Executive chairman Andrew Austin said he didn’t expect another acquisition opportunity to come so soon, and hopes they can reach a positive conclusion.
“Obviously we hope to be successful but we’re not going to acquire these at just any price”, he said.
“There are others in the North Sea with similar asset packages which would be attractive additions for RockRose.
“This is a fair offer and we would seek to engage with them towards a conclusion.”
IOG recently reported “serious interest” in its search for partners for its Southern North Sea assets and the board rejected RockRose’s bid in order to continue this pursuit.
Its flagship “core” project includes the Vulcan and Blythe gas hubs, expected to able to produce 300 billion cubic feet of gas, and its Harvey discovery.
IOG said it would be “challenging” for IOG to raise the estimated £450m needed to develop the assets without a partner, and its “compelling offer” means it would remove risk for shareholders.
RockRose also highlighted “question marks” over IOG’s finances as the firm has borrowed £15m from London Oil and Gas, who in turn are financed by London Capital and Finance, which is in administration.
Mr Austin said that’s why they wanted to buy, rather than partner with, the business.

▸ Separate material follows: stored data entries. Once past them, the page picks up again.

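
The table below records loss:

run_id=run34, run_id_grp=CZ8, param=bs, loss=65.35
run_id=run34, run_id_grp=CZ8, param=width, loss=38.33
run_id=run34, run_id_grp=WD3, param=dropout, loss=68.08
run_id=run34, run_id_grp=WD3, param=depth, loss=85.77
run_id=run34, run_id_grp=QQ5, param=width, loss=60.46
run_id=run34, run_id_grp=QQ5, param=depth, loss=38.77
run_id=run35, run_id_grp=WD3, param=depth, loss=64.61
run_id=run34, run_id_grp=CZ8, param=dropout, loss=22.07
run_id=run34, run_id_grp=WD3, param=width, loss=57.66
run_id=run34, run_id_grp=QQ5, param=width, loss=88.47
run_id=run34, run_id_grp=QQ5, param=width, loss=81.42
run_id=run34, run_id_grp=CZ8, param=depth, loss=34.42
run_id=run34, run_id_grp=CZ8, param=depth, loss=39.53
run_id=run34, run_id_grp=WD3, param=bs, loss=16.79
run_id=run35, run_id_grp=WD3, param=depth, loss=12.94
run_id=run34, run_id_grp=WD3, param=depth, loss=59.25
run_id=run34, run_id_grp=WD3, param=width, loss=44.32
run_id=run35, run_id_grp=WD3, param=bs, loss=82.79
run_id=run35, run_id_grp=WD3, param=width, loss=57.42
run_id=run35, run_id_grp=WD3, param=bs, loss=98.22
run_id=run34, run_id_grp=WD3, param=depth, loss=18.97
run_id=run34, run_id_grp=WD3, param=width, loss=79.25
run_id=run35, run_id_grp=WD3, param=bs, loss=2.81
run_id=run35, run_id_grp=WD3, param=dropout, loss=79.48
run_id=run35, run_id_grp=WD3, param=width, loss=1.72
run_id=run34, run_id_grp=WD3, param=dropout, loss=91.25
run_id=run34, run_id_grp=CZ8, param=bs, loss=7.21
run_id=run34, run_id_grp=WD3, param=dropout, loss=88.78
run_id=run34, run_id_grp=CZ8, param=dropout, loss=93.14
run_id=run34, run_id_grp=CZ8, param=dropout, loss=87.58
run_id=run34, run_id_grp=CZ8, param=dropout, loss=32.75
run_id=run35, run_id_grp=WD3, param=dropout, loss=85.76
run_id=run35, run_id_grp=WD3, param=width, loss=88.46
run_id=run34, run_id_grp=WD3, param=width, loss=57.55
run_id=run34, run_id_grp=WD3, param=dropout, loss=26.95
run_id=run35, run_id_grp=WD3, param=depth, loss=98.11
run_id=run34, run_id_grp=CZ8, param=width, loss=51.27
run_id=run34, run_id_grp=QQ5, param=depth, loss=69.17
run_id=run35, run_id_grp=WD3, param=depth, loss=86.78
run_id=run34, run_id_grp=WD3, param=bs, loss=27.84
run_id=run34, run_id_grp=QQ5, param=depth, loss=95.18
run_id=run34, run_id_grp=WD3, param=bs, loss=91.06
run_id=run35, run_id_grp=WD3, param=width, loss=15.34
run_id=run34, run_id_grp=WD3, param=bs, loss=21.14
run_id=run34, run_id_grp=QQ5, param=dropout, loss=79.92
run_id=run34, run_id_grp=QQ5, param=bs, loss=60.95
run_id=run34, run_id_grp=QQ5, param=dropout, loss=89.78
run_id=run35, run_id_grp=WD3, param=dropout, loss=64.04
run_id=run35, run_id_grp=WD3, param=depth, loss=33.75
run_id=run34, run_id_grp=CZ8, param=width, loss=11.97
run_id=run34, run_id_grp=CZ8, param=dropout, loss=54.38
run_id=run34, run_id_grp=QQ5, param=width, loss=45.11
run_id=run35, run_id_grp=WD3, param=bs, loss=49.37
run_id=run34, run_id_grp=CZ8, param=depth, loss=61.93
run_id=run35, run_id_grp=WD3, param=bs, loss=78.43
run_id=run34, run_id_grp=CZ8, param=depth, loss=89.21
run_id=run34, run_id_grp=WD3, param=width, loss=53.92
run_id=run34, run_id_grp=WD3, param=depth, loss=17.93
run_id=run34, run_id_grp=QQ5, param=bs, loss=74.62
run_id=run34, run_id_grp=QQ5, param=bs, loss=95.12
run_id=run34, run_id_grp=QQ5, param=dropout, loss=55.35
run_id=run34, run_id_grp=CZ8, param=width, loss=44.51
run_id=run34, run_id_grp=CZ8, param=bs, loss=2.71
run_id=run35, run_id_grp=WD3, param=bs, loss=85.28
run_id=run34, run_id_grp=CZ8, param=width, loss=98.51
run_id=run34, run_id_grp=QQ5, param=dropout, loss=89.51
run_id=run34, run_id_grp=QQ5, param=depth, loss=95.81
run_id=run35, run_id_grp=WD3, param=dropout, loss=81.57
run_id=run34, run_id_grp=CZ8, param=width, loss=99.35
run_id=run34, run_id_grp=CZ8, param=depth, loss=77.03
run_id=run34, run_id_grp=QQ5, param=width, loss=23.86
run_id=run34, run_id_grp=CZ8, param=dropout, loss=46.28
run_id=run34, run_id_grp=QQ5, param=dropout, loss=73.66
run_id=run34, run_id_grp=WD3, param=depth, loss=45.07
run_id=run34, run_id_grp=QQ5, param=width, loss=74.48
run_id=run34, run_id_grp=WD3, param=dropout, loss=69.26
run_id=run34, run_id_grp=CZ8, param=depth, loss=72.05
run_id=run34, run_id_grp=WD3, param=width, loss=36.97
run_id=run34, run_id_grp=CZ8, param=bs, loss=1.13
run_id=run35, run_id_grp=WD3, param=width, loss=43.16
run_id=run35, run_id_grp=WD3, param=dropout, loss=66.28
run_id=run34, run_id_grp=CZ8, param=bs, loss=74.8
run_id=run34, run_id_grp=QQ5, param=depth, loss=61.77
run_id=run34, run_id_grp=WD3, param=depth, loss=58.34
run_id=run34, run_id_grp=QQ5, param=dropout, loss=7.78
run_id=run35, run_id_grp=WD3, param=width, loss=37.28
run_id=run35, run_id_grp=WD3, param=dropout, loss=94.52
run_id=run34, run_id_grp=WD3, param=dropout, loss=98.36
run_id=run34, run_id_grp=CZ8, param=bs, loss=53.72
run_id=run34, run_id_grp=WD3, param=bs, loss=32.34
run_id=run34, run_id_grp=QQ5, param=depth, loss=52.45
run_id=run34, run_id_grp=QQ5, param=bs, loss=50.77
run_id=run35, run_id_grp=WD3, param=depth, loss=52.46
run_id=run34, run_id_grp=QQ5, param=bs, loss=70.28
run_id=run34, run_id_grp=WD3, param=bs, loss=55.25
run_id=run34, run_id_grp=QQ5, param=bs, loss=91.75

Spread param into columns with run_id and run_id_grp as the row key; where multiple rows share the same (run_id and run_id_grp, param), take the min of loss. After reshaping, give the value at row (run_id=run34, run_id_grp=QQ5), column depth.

Rows with run_id=run34, run_id_grp=QQ5 and param=depth: loss values are 38.77, 69.17, 95.18, 95.81, 61.77, 52.45.
min(38.77, 69.17, 95.18, 95.81, 61.77, 52.45) = 38.77.

38.77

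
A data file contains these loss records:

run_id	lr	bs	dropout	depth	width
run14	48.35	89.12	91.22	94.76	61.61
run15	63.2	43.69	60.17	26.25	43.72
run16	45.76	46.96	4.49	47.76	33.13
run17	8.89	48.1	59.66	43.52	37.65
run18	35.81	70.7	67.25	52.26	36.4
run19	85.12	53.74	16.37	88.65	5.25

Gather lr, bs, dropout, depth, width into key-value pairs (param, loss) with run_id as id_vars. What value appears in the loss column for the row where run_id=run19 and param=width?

5.25

Unpivoting turns each (run_id, wide-column) pair into one long row.
The wide cell at row run19, column width holds 5.25, so the long row (run19, width) has loss=5.25.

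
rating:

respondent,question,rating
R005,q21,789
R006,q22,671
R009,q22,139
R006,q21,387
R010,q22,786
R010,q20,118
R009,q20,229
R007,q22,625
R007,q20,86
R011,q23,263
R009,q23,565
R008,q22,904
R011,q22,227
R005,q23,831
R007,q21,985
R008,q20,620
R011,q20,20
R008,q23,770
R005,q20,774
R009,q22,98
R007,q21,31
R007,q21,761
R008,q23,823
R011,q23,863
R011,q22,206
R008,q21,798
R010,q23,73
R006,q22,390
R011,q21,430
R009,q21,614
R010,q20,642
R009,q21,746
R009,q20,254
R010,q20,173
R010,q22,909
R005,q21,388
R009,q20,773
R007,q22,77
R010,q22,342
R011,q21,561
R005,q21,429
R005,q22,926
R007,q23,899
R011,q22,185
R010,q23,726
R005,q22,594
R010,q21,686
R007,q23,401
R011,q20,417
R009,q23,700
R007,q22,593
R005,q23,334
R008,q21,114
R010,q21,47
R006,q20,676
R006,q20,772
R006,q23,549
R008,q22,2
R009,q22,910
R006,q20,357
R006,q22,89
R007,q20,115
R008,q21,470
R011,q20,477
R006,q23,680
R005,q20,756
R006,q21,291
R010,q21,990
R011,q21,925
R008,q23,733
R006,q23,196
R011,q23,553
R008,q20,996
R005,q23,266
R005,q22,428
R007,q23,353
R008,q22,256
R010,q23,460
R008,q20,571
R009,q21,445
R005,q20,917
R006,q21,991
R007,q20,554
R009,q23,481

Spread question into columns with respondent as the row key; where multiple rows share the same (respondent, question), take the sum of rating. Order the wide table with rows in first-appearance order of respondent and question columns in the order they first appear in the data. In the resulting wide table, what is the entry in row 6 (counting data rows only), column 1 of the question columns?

With rows in first-appearance order of respondent, row 6 is respondent=R011. question columns in first-appearance order: q21, q22, q20, q23; column 1 is q21.
Long rows with respondent=R011, question=q21: 430 + 561 + 925 = 1916.

1916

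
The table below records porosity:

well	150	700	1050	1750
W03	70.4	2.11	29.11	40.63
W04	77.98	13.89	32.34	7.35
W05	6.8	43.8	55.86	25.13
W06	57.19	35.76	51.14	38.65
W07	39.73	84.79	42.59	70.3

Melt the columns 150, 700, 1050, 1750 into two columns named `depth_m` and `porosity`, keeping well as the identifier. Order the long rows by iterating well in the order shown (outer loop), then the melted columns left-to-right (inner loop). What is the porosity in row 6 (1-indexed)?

13.89

20 rows total (5 × 4). Row 6: index ⌊(6-1)/4⌋ = 1 into well → W04; (6-1) mod 4 = 1 into the melted columns → 700.
So row 6 is (W04, 700, 13.89); porosity = 13.89.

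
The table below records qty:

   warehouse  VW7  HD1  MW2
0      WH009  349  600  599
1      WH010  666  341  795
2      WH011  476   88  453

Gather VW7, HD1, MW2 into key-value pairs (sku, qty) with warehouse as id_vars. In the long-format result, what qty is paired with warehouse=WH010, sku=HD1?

341

Unpivoting turns each (warehouse, wide-column) pair into one long row.
The wide cell at row WH010, column HD1 holds 341, so the long row (WH010, HD1) has qty=341.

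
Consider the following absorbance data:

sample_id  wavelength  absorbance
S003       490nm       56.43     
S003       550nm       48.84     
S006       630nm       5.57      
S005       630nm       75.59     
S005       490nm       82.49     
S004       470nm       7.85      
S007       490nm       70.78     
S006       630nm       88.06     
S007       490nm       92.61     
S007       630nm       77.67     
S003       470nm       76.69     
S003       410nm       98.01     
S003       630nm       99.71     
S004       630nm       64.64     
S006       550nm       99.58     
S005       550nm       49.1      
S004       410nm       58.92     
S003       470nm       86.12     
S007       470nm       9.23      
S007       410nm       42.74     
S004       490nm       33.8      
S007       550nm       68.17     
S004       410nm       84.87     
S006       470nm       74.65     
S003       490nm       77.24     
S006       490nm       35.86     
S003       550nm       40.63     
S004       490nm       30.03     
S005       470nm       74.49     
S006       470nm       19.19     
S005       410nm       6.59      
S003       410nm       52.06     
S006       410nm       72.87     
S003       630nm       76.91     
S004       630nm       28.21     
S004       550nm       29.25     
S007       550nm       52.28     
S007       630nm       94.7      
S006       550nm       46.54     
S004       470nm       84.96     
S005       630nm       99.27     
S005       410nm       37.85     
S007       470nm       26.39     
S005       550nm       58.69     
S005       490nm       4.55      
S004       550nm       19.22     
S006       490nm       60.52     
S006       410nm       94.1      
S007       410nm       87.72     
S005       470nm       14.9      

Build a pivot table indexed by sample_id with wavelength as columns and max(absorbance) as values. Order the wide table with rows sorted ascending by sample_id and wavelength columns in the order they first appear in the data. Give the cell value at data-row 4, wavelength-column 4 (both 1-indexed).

With rows sorted ascending by sample_id, row 4 is sample_id=S006. wavelength columns in first-appearance order: 490nm, 550nm, 630nm, 470nm, 410nm; column 4 is 470nm.
Long rows with sample_id=S006, wavelength=470nm: max(74.65, 19.19) = 74.65.

74.65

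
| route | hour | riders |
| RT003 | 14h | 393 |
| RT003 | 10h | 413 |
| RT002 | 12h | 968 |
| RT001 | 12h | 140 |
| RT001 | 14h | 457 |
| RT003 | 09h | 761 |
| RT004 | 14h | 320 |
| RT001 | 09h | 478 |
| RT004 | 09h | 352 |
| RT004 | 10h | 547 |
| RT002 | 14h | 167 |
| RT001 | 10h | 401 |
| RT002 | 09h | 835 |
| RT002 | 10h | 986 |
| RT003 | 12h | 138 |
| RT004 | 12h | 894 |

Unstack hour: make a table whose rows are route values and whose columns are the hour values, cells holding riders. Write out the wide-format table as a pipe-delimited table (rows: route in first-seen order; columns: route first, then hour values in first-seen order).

| route | 14h | 10h | 12h | 09h |
| RT003 | 393 | 413 | 138 | 761 |
| RT002 | 167 | 986 | 968 | 835 |
| RT001 | 457 | 401 | 140 | 478 |
| RT004 | 320 | 547 | 894 | 352 |

Columns: route plus the 4 distinct hour values (14h, 10h, 12h, 09h).
For example, row RT003 column 14h takes riders=393 from the long row (RT003, 14h).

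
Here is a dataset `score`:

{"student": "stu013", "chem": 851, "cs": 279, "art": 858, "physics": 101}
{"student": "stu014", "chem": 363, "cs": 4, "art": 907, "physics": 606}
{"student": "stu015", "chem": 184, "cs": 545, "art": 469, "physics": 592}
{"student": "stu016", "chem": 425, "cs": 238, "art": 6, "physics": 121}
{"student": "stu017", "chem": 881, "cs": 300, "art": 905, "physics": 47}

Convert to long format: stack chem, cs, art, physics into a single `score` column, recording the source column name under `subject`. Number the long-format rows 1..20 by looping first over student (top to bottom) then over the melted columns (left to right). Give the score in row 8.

20 rows total (5 × 4). Row 8: index ⌊(8-1)/4⌋ = 1 into student → stu014; (8-1) mod 4 = 3 into the melted columns → physics.
So row 8 is (stu014, physics, 606); score = 606.

606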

He added: “The ultimate provider of the finance that exists on the balance sheet at the moment is in administration and subject to an FCA enquiry.
“The assets that are IOG we think are really good SNS gas basin assets that are drill-ready development projects and the IOG team should be commended for collecting that.
“However, we saw some question marks around their position, which made it a more compelling arrangement for RockRose to acquire the company rather than partner in the assets.
“We thought that would be welcomed by the board but that doesn’t take us away from the quality of the assets.”
RockRose will take on Marathon’s operating base in Aberdeen once that deal is finished later this year, with staff transferring over.
Even though this latest opportunity came sooner than expected, Mr Austin said there is still potential for even more acquisitions.
He said: “We are always looking at things, but for the moment we would like to digest the acquisition of Marathon and hopefully the acquisition of IOG that we are producing more than 24,000 barrels per day.
“Let’s take one step, or maybe two steps, at a time.”